Much has been written about this in relationship to the Iraq war in which the political and military authorities give false information to protect themselves from public rebuke and to protect the highest government authorities from prosecution for carrying out certain illegal acts.
One may read THE LIMITS OF POWER: the End of American Exceptionalism, by Andrew J. Bacevich ( Henry Holt and Co, 2008) in which the author recounts the national political culture of overstating the power and the competency of the U.S. government and military to police the world and impose its own world view on other countries.
In “Real Men Tax Gas” (column by Thomas L. Friedman, New York Times, September 20, 2009) the writer shows the inherent inability of national politicians to take a rather simple step of imposing a national gas tax of $1 that would produce billions of dollars that can be used to pay off our federal deficit, finance health care and ameliorate the impact of the same tax on the poor.
How does this apply to Coral Gables where the size and complexity of the administrative decisions are trivial compared to wars, economic recovery programs, energy programs and the national budget?

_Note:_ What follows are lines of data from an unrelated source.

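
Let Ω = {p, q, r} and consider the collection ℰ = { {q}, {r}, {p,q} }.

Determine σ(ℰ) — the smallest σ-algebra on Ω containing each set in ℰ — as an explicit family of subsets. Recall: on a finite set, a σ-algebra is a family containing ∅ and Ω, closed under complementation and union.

Answer: σ(ℰ) = { {}, {p}, {q}, {r}, {p,q}, {p,r}, {q,r}, Ω }

Derivation:
Begin from { {}, {q}, {r}, {p,q}, Ω } (that is, ℰ plus ∅ and Ω).
Iteration 1 (2 new):
  {p,r}  = complement {q}
  {q,r}  = {r} ∪ {q}
Iteration 2. New:
  {p}  = complement {q,r}
Iteration 3: stable.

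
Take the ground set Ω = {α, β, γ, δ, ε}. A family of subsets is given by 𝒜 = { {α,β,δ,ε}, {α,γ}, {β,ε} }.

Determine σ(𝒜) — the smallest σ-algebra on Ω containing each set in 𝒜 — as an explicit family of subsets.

Take S₀ = 𝒜 ∪ {∅, Ω} = { ∅, {α,γ}, {β,ε}, {α,β,δ,ε}, Ω }.
Round 1: 4 new —
  {γ}  = Ω∖{α,β,δ,ε}
  {α,γ,δ}  = Ω∖{β,ε}
  {β,δ,ε}  = Ω∖{α,γ}
  {α,β,γ,ε}  = {β,ε} ∪ {α,γ}
  |family| = 9
Round 2. New:
  {δ}  = Ω∖{α,β,γ,ε}
  {β,γ,ε}  = {β,ε} ∪ {γ}
  {β,γ,δ,ε}  = {γ} ∪ {β,δ,ε}
  |family| = 12
Round 3 adds 3:
  {α}  = Ω∖{β,γ,δ,ε}
  {α,δ}  = Ω∖{β,γ,ε}
  {γ,δ}  = {γ} ∪ {δ}
  |family| = 15
Round 4: 1 new —
  {α,β,ε}  = Ω∖{γ,δ}
  |family| = 16
Round 5 adds nothing — fixpoint reached.

|σ(𝒜)| = 16.  σ(𝒜) = { ∅, {α}, {γ}, {δ}, {α,γ}, {α,δ}, {β,ε}, {γ,δ}, {α,β,ε}, {α,γ,δ}, {β,γ,ε}, {β,δ,ε}, {α,β,γ,ε}, {α,β,δ,ε}, {β,γ,δ,ε}, Ω }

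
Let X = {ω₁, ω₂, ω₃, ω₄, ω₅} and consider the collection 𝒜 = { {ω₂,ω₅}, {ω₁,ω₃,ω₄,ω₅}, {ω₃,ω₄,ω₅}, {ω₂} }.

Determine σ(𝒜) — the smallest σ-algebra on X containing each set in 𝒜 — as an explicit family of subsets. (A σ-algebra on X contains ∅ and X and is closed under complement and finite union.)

σ(𝒜) (16 sets): { {}, {ω₁}, {ω₂}, {ω₅}, {ω₁,ω₂}, {ω₁,ω₅}, {ω₂,ω₅}, {ω₃,ω₄}, {ω₁,ω₂,ω₅}, {ω₁,ω₃,ω₄}, {ω₂,ω₃,ω₄}, {ω₃,ω₄,ω₅}, {ω₁,ω₂,ω₃,ω₄}, {ω₁,ω₃,ω₄,ω₅}, {ω₂,ω₃,ω₄,ω₅}, X }

Derivation:
Start: 𝒜 ∪ {∅, X} = { {}, {ω₂}, {ω₂,ω₅}, {ω₃,ω₄,ω₅}, {ω₁,ω₃,ω₄,ω₅}, X }.
Iteration 1: 3 new —
  {ω₁,ω₂}  = complement {ω₃,ω₄,ω₅}
  {ω₁,ω₃,ω₄}  = complement {ω₂,ω₅}
  {ω₂,ω₃,ω₄,ω₅}  = {ω₂,ω₅} ∪ {ω₃,ω₄,ω₅}
  |family| = 9
Iteration 2: 3 new —
  {ω₁}  = complement {ω₂,ω₃,ω₄,ω₅}
  {ω₁,ω₂,ω₅}  = {ω₂,ω₅} ∪ {ω₁,ω₂}
  {ω₁,ω₂,ω₃,ω₄}  = {ω₁,ω₂} ∪ {ω₁,ω₃,ω₄}
  |family| = 12
Iteration 3 (2 new):
  {ω₅}  = complement {ω₁,ω₂,ω₃,ω₄}
  {ω₃,ω₄}  = complement {ω₁,ω₂,ω₅}
  |family| = 14
Iteration 4: 2 new —
  {ω₁,ω₅}  = {ω₅} ∪ {ω₁}
  {ω₂,ω₃,ω₄}  = {ω₃,ω₄} ∪ {ω₂}
  |family| = 16
Iteration 5: stable.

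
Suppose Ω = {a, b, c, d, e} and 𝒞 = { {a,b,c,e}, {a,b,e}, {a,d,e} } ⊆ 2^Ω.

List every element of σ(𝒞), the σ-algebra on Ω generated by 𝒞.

Seed the family with 𝒞 together with ∅ and Ω: { ∅, {a,b,e}, {a,d,e}, {a,b,c,e}, Ω }.
Iteration 1: +4 →
  {d}  = ᶜ of {a,b,c,e}
  {b,c}  = ᶜ of {a,d,e}
  {c,d}  = ᶜ of {a,b,e}
  {a,b,d,e}  = {a,d,e} ∪ {a,b,e}
  [9 total]
Iteration 2. New:
  {c}  = ᶜ of {a,b,d,e}
  {b,c,d}  = {c,d} ∪ {b,c}
  {a,c,d,e}  = {a,d,e} ∪ {c,d}
  [12 total]
Iteration 3 adds 2:
  {b}  = ᶜ of {a,c,d,e}
  {a,e}  = ᶜ of {b,c,d}
  [14 total]
Iteration 4: +2 →
  {b,d}  = {d} ∪ {b}
  {a,c,e}  = {c} ∪ {a,e}
  [16 total]
After Iteration 5 the family is unchanged; done.

|σ(𝒞)| = 16.  σ(𝒞) = { ∅, {b}, {c}, {d}, {a,e}, {b,c}, {b,d}, {c,d}, {a,b,e}, {a,c,e}, {a,d,e}, {b,c,d}, {a,b,c,e}, {a,b,d,e}, {a,c,d,e}, Ω }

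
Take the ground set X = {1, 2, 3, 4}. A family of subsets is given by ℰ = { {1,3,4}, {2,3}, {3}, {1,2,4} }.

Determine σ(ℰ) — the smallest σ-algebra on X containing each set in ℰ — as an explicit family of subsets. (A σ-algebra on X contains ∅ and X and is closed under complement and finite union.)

Start: ℰ ∪ {∅, X} = { {}, {3}, {2,3}, {1,2,4}, {1,3,4}, X }.
Round 1: +2 →
  {2}  = X∖{1,3,4}
  {1,4}  = X∖{2,3}
  (now 8)
Round 2 adds nothing — fixpoint reached.

σ(ℰ) = { {}, {2}, {3}, {1,4}, {2,3}, {1,2,4}, {1,3,4}, X }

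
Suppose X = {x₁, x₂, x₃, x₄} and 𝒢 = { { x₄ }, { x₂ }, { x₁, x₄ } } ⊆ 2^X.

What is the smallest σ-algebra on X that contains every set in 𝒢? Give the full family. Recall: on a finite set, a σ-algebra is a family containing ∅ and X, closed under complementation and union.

Take S₀ = 𝒢 ∪ {∅, X} = { ∅, { x₂ }, { x₄ }, { x₁, x₄ }, X }.
Iteration 1: 5 new —
  { x₂, x₃ }  = X∖{ x₁, x₄ }
  { x₂, x₄ }  = { x₄ } ∪ { x₂ }
  { x₁, x₂, x₃ }  = X∖{ x₄ }
  { x₁, x₂, x₄ }  = { x₁, x₄ } ∪ { x₂ }
  { x₁, x₃, x₄ }  = X∖{ x₂ }
  — 10 sets.
Iteration 2 (3 new):
  { x₃ }  = X∖{ x₁, x₂, x₄ }
  { x₁, x₃ }  = X∖{ x₂, x₄ }
  { x₂, x₃, x₄ }  = { x₂, x₃ } ∪ { x₄ }
  — 13 sets.
Iteration 3 (2 new):
  { x₁ }  = X∖{ x₂, x₃, x₄ }
  { x₃, x₄ }  = { x₃ } ∪ { x₄ }
  — 15 sets.
Iteration 4: +1 →
  { x₁, x₂ }  = X∖{ x₃, x₄ }
  — 16 sets.
After Iteration 5 the family is unchanged; done.

|σ(𝒢)| = 16.  σ(𝒢) = { ∅, { x₁ }, { x₂ }, { x₃ }, { x₄ }, { x₁, x₂ }, { x₁, x₃ }, { x₁, x₄ }, { x₂, x₃ }, { x₂, x₄ }, { x₃, x₄ }, { x₁, x₂, x₃ }, { x₁, x₂, x₄ }, { x₁, x₃, x₄ }, { x₂, x₃, x₄ }, X }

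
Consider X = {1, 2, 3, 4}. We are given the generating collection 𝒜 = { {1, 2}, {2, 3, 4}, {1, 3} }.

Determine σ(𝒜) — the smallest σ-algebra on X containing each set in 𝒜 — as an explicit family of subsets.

σ(𝒜) = { {}, {1}, {2}, {3}, {4}, {1, 2}, {1, 3}, {1, 4}, {2, 3}, {2, 4}, {3, 4}, {1, 2, 3}, {1, 2, 4}, {1, 3, 4}, {2, 3, 4}, X }

Derivation:
Take S₀ = 𝒜 ∪ {∅, X} = { {}, {1, 2}, {1, 3}, {2, 3, 4}, X }.
Step 1: +4 →
  {1}  = X∖{2, 3, 4}
  {2, 4}  = X∖{1, 3}
  {3, 4}  = X∖{1, 2}
  {1, 2, 3}  = {1, 2} ∪ {1, 3}
  — 9 sets.
Step 2: 3 new —
  {4}  = X∖{1, 2, 3}
  {1, 2, 4}  = {1, 2} ∪ {2, 4}
  {1, 3, 4}  = {3, 4} ∪ {1, 3}
  — 12 sets.
Step 3: +3 →
  {2}  = X∖{1, 3, 4}
  {3}  = X∖{1, 2, 4}
  {1, 4}  = {4} ∪ {1}
  — 15 sets.
Step 4: +1 →
  {2, 3}  = X∖{1, 4}
  — 16 sets.
Step 5: no new sets; the family is a σ-algebra.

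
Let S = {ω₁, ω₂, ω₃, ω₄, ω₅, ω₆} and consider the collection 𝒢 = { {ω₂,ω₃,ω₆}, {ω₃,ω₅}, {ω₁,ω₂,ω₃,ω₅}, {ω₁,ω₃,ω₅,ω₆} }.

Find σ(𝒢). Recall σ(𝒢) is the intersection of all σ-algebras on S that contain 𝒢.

Initial family (6 sets): { {}, {ω₃,ω₅}, {ω₂,ω₃,ω₆}, {ω₁,ω₂,ω₃,ω₅}, {ω₁,ω₃,ω₅,ω₆}, S }.
Pass 1 adds 6:
  {ω₂,ω₄}  = ᶜ of {ω₁,ω₃,ω₅,ω₆}
  {ω₄,ω₆}  = ᶜ of {ω₁,ω₂,ω₃,ω₅}
  {ω₁,ω₄,ω₅}  = ᶜ of {ω₂,ω₃,ω₆}
  {ω₁,ω₂,ω₄,ω₆}  = ᶜ of {ω₃,ω₅}
  {ω₂,ω₃,ω₅,ω₆}  = {ω₂,ω₃,ω₆} ∪ {ω₃,ω₅}
  {ω₁,ω₂,ω₃,ω₅,ω₆}  = {ω₁,ω₃,ω₅,ω₆} ∪ {ω₂,ω₃,ω₆}
  — 12 sets.
Pass 2 (14 new):
  {ω₄}  = ᶜ of {ω₁,ω₂,ω₃,ω₅,ω₆}
  {ω₁,ω₄}  = ᶜ of {ω₂,ω₃,ω₅,ω₆}
  {ω₂,ω₄,ω₆}  = {ω₄,ω₆} ∪ {ω₂,ω₄}
  {ω₁,ω₂,ω₄,ω₅}  = {ω₁,ω₄,ω₅} ∪ {ω₂,ω₄}
  {ω₁,ω₃,ω₄,ω₅}  = {ω₁,ω₄,ω₅} ∪ {ω₃,ω₅}
  {ω₁,ω₄,ω₅,ω₆}  = {ω₁,ω₄,ω₅} ∪ {ω₄,ω₆}
  {ω₂,ω₃,ω₄,ω₅}  = {ω₃,ω₅} ∪ {ω₂,ω₄}
  {ω₂,ω₃,ω₄,ω₆}  = {ω₂,ω₃,ω₆} ∪ {ω₄,ω₆}
  {ω₃,ω₄,ω₅,ω₆}  = {ω₃,ω₅} ∪ {ω₄,ω₆}
  {ω₁,ω₂,ω₃,ω₄,ω₅}  = {ω₁,ω₄,ω₅} ∪ {ω₁,ω₂,ω₃,ω₅}
  {ω₁,ω₂,ω₃,ω₄,ω₆}  = {ω₁,ω₂,ω₄,ω₆} ∪ {ω₂,ω₃,ω₆}
  {ω₁,ω₂,ω₄,ω₅,ω₆}  = {ω₁,ω₄,ω₅} ∪ {ω₁,ω₂,ω₄,ω₆}
  {ω₁,ω₃,ω₄,ω₅,ω₆}  = {ω₁,ω₃,ω₅,ω₆} ∪ {ω₁,ω₄,ω₅}
  {ω₂,ω₃,ω₄,ω₅,ω₆}  = {ω₄,ω₆} ∪ {ω₂,ω₃,ω₅,ω₆}
  — 26 sets.
Pass 3 (15 new):
  {ω₁}  = ᶜ of {ω₂,ω₃,ω₄,ω₅,ω₆}
  {ω₂}  = ᶜ of {ω₁,ω₃,ω₄,ω₅,ω₆}
  {ω₃}  = ᶜ of {ω₁,ω₂,ω₄,ω₅,ω₆}
  {ω₅}  = ᶜ of {ω₁,ω₂,ω₃,ω₄,ω₆}
  {ω₆}  = ᶜ of {ω₁,ω₂,ω₃,ω₄,ω₅}
  {ω₁,ω₂}  = ᶜ of {ω₃,ω₄,ω₅,ω₆}
  {ω₁,ω₅}  = ᶜ of {ω₂,ω₃,ω₄,ω₆}
  {ω₁,ω₆}  = ᶜ of {ω₂,ω₃,ω₄,ω₅}
  {ω₂,ω₃}  = ᶜ of {ω₁,ω₄,ω₅,ω₆}
  {ω₂,ω₆}  = ᶜ of {ω₁,ω₃,ω₄,ω₅}
  {ω₃,ω₆}  = ᶜ of {ω₁,ω₂,ω₄,ω₅}
  {ω₁,ω₂,ω₄}  = {ω₁,ω₄} ∪ {ω₂,ω₄}
  {ω₁,ω₃,ω₅}  = ᶜ of {ω₂,ω₄,ω₆}
  {ω₁,ω₄,ω₆}  = {ω₁,ω₄} ∪ {ω₄,ω₆}
  {ω₃,ω₄,ω₅}  = {ω₃,ω₅} ∪ {ω₄}
  — 41 sets.
Pass 4. New:
  {ω₁,ω₃}  = {ω₃} ∪ {ω₁}
  {ω₂,ω₅}  = {ω₂} ∪ {ω₅}
  {ω₃,ω₄}  = {ω₃} ∪ {ω₄}
  {ω₄,ω₅}  = {ω₄} ∪ {ω₅}
  {ω₅,ω₆}  = {ω₆} ∪ {ω₅}
  {ω₁,ω₂,ω₃}  = {ω₁,ω₂} ∪ {ω₃}
  {ω₁,ω₂,ω₅}  = {ω₂} ∪ {ω₁,ω₅}
  {ω₁,ω₂,ω₆}  = ᶜ of {ω₃,ω₄,ω₅}
  {ω₁,ω₃,ω₄}  = {ω₃} ∪ {ω₁,ω₄}
  {ω₁,ω₃,ω₆}  = {ω₁,ω₆} ∪ {ω₃}
  {ω₁,ω₅,ω₆}  = {ω₁,ω₆} ∪ {ω₁,ω₅}
  {ω₂,ω₃,ω₄}  = {ω₃} ∪ {ω₂,ω₄}
  {ω₂,ω₃,ω₅}  = ᶜ of {ω₁,ω₄,ω₆}
  {ω₂,ω₄,ω₅}  = {ω₂,ω₄} ∪ {ω₅}
  {ω₂,ω₅,ω₆}  = {ω₂,ω₆} ∪ {ω₅}
  {ω₃,ω₄,ω₆}  = {ω₃} ∪ {ω₄,ω₆}
  {ω₃,ω₅,ω₆}  = ᶜ of {ω₁,ω₂,ω₄}
  {ω₄,ω₅,ω₆}  = {ω₄,ω₆} ∪ {ω₅}
  {ω₁,ω₂,ω₃,ω₄}  = {ω₁,ω₂,ω₄} ∪ {ω₃}
  {ω₁,ω₂,ω₃,ω₆}  = {ω₁,ω₆} ∪ {ω₂,ω₃,ω₆}
  {ω₁,ω₂,ω₅,ω₆}  = {ω₂,ω₆} ∪ {ω₁,ω₅}
  {ω₁,ω₃,ω₄,ω₆}  = {ω₃} ∪ {ω₁,ω₄,ω₆}
  {ω₂,ω₄,ω₅,ω₆}  = {ω₂,ω₄,ω₆} ∪ {ω₅}
  — 64 sets.
Pass 5: stable.

σ(𝒢) = { {}, {ω₁}, {ω₂}, {ω₃}, {ω₄}, {ω₅}, {ω₆}, {ω₁,ω₂}, {ω₁,ω₃}, {ω₁,ω₄}, {ω₁,ω₅}, {ω₁,ω₆}, {ω₂,ω₃}, {ω₂,ω₄}, {ω₂,ω₅}, {ω₂,ω₆}, {ω₃,ω₄}, {ω₃,ω₅}, {ω₃,ω₆}, {ω₄,ω₅}, {ω₄,ω₆}, {ω₅,ω₆}, {ω₁,ω₂,ω₃}, {ω₁,ω₂,ω₄}, {ω₁,ω₂,ω₅}, {ω₁,ω₂,ω₆}, {ω₁,ω₃,ω₄}, {ω₁,ω₃,ω₅}, {ω₁,ω₃,ω₆}, {ω₁,ω₄,ω₅}, {ω₁,ω₄,ω₆}, {ω₁,ω₅,ω₆}, {ω₂,ω₃,ω₄}, {ω₂,ω₃,ω₅}, {ω₂,ω₃,ω₆}, {ω₂,ω₄,ω₅}, {ω₂,ω₄,ω₆}, {ω₂,ω₅,ω₆}, {ω₃,ω₄,ω₅}, {ω₃,ω₄,ω₆}, {ω₃,ω₅,ω₆}, {ω₄,ω₅,ω₆}, {ω₁,ω₂,ω₃,ω₄}, {ω₁,ω₂,ω₃,ω₅}, {ω₁,ω₂,ω₃,ω₆}, {ω₁,ω₂,ω₄,ω₅}, {ω₁,ω₂,ω₄,ω₆}, {ω₁,ω₂,ω₅,ω₆}, {ω₁,ω₃,ω₄,ω₅}, {ω₁,ω₃,ω₄,ω₆}, {ω₁,ω₃,ω₅,ω₆}, {ω₁,ω₄,ω₅,ω₆}, {ω₂,ω₃,ω₄,ω₅}, {ω₂,ω₃,ω₄,ω₆}, {ω₂,ω₃,ω₅,ω₆}, {ω₂,ω₄,ω₅,ω₆}, {ω₃,ω₄,ω₅,ω₆}, {ω₁,ω₂,ω₃,ω₄,ω₅}, {ω₁,ω₂,ω₃,ω₄,ω₆}, {ω₁,ω₂,ω₃,ω₅,ω₆}, {ω₁,ω₂,ω₄,ω₅,ω₆}, {ω₁,ω₃,ω₄,ω₅,ω₆}, {ω₂,ω₃,ω₄,ω₅,ω₆}, S }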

They apply to a similar culture of denying problems until they strike you in the face (e.g., budget shortfalls in late 2008 and early 2009), until the crisis is upon the city (with huge pension liabilities) and the processes that got the city into the mess, especially accommodating to short-term demands of labor unions, real estate and local development interests. The city commission as a whole ignored their financial fiduciary responsibility by letting a city manager and a city budget go completely out of control.